A booklet published by the Breast Cancer Prevention Institute, "Breast Cancer Risks and Prevention", explains the critical importance of an early first full term pregnancy (before age 25). This influences breast cell maturity and, consequently, a woman's lifetime risk for the disease. The booklet says:

"If a woman does not have a full-term pregnancy (meaning she is childless or nulliparous), she has increased risk for breast cancer, since she never develops (mature, cancer-resistant) type 3 and 4 lobules. If she has children later in life (after age 30), she has increased risk, because, for most of her menstrual life, her estrogen has been stimulating immature (cancer-vulnerable) type 1 and 2 breast lobules. If she has children as a teenager, she has decreased risk of breast cancer, since her breast tissue matures very early in her menstrual life to type 3 and 4 lobules." 2

Similarly, women who experience more menstrual periods during their lives are at greater risk. Why? With each monthly period, they're exposed to more estrogen. This is why the risk is greater for women who have fewer or no children, who breastfeed little or not at all, who experience late menopause or early onset of menstrual periods and who delay their first full term pregnancies.

On the other hand, alcohol consumption, lack of exercise and obesity each increase breast cancer risk because they cause a woman's estrogen levels to be elevated.

Use of diethylstilbestrol (DES) has been linked with increased risk. It is a synthetic estrogen given to diabetic pregnant women at risk for miscarriage starting in the 1940's. For almost 25 years, researchers told women there was no link between DES and breast cancer. However, because the disease develops slowly over time, it took 20 years before researchers were able to detect a trend in the direction of increased risk.

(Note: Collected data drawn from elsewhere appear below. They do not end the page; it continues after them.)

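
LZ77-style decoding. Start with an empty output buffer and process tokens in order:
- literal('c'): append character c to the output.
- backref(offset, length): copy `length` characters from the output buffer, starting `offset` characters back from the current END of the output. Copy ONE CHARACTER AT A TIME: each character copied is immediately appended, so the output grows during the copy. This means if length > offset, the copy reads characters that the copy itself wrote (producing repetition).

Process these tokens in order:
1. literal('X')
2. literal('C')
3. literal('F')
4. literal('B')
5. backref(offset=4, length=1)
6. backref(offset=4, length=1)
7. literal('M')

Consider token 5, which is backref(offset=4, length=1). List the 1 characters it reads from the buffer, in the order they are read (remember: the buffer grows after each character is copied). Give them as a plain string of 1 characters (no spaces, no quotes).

Token 1: literal('X'). Output: "X"
Token 2: literal('C'). Output: "XC"
Token 3: literal('F'). Output: "XCF"
Token 4: literal('B'). Output: "XCFB"
Token 5: backref(off=4, len=1). Buffer before: "XCFB" (len 4)
  byte 1: read out[0]='X', append. Buffer now: "XCFBX"

Answer: X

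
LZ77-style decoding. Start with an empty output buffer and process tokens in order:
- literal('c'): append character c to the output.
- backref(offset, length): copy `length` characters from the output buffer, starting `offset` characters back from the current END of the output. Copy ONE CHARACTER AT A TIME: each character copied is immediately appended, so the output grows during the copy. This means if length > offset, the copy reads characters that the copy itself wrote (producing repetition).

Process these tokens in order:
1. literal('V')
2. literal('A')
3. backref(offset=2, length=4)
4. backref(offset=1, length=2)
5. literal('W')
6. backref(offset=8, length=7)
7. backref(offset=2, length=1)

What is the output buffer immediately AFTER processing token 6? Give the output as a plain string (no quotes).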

Chris Kahlenborn, M.D. wrote in his book, Breast Cancer: Its Link to Abortion and the Birth Control Pill, that "The risk of DES appears to be greatest in women older than 60." 3

A similar trend can be observed among women of the Roe v. Wade generation. A Report to the Nation on the Status of Cancer for the period 1973 to 1998 from the National Cancer Institute and other agencies reveals that an increasing incidence of breast cancer could be observed starting in 1987 - 14 years after the legalization of abortion. 4 A graph provided by the report's authors, figure 3, clearly shows that the more than 40% increase in breast cancer rates since 1987 was sustained solely by the youngest of three generations - the Roe v. Wade generation.

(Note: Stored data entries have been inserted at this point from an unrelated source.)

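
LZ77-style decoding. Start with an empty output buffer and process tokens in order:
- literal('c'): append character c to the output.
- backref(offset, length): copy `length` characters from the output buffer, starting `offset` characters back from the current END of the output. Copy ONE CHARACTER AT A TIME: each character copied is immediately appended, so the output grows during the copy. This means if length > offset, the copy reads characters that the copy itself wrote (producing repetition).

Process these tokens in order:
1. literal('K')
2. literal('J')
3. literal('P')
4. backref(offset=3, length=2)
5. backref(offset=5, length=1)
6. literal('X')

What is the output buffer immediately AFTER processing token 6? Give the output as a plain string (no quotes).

Token 1: literal('K'). Output: "K"
Token 2: literal('J'). Output: "KJ"
Token 3: literal('P'). Output: "KJP"
Token 4: backref(off=3, len=2). Copied 'KJ' from pos 0. Output: "KJPKJ"
Token 5: backref(off=5, len=1). Copied 'K' from pos 0. Output: "KJPKJK"
Token 6: literal('X'). Output: "KJPKJKX"

Answer: KJPKJKX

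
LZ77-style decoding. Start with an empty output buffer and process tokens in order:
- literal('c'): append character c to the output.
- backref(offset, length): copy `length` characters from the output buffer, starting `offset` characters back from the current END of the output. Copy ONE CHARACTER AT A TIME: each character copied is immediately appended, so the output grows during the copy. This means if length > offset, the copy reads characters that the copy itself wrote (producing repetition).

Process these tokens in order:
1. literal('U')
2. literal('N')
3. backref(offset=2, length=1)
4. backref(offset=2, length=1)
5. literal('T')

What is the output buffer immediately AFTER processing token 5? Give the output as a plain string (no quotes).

Answer: UNUNT

Derivation:
Token 1: literal('U'). Output: "U"
Token 2: literal('N'). Output: "UN"
Token 3: backref(off=2, len=1). Copied 'U' from pos 0. Output: "UNU"
Token 4: backref(off=2, len=1). Copied 'N' from pos 1. Output: "UNUN"
Token 5: literal('T'). Output: "UNUNT"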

Just as the risk of breast cancer increases as DES users age, the incidence of the disease is just as likely to rise as the Roe generation ages.

What's the bottom line? Women have become scientists' human guinea pigs. The National Cancer Institute and private cancer organizations are to blame for the nation's out-of-control breast cancer rates. If they really wanted women to know the truth about the ABC link, they would have informed women of the existence of the ongoing research in 1973 when abortion was legalized.

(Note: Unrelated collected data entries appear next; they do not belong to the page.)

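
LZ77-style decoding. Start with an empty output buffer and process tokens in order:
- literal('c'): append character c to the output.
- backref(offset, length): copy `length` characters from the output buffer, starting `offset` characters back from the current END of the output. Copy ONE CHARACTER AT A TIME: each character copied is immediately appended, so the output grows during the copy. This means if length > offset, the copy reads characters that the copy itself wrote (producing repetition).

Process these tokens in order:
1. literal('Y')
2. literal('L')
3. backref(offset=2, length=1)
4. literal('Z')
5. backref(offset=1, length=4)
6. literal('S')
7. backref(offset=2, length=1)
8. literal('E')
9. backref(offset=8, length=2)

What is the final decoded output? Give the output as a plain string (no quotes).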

This is why the NCI's leaders were afraid to debate the evidence during its workshop earlier this year. They knew they would lose.

  • 1. See www.niehs.nih.gov/oc/news/10thrc.htm (December 11, 2002) Visited May 20, 2003.
  • 2. Lanfranchi A, Brind J. Breast Cancer Risks and Prevention. Breast Cancer Prevention Institute (2002) P. 8.
  • 3. Kahlenborn C. Breast Cancer: Its Link to Abortion and the Birth Control Pill. One More Soul. New York, New York. (2000) P. 183.
  • 4. Howe HL, Wingo PA, Thun MJ, Ries LA, Rosenberg HM, Feigal EG, Edwards BK. Annual report to the nation on the status of cancer, 1973 through 1998, featuring cancers with recent increasing trends. J Natl Cancer Inst 2001;93:824-842.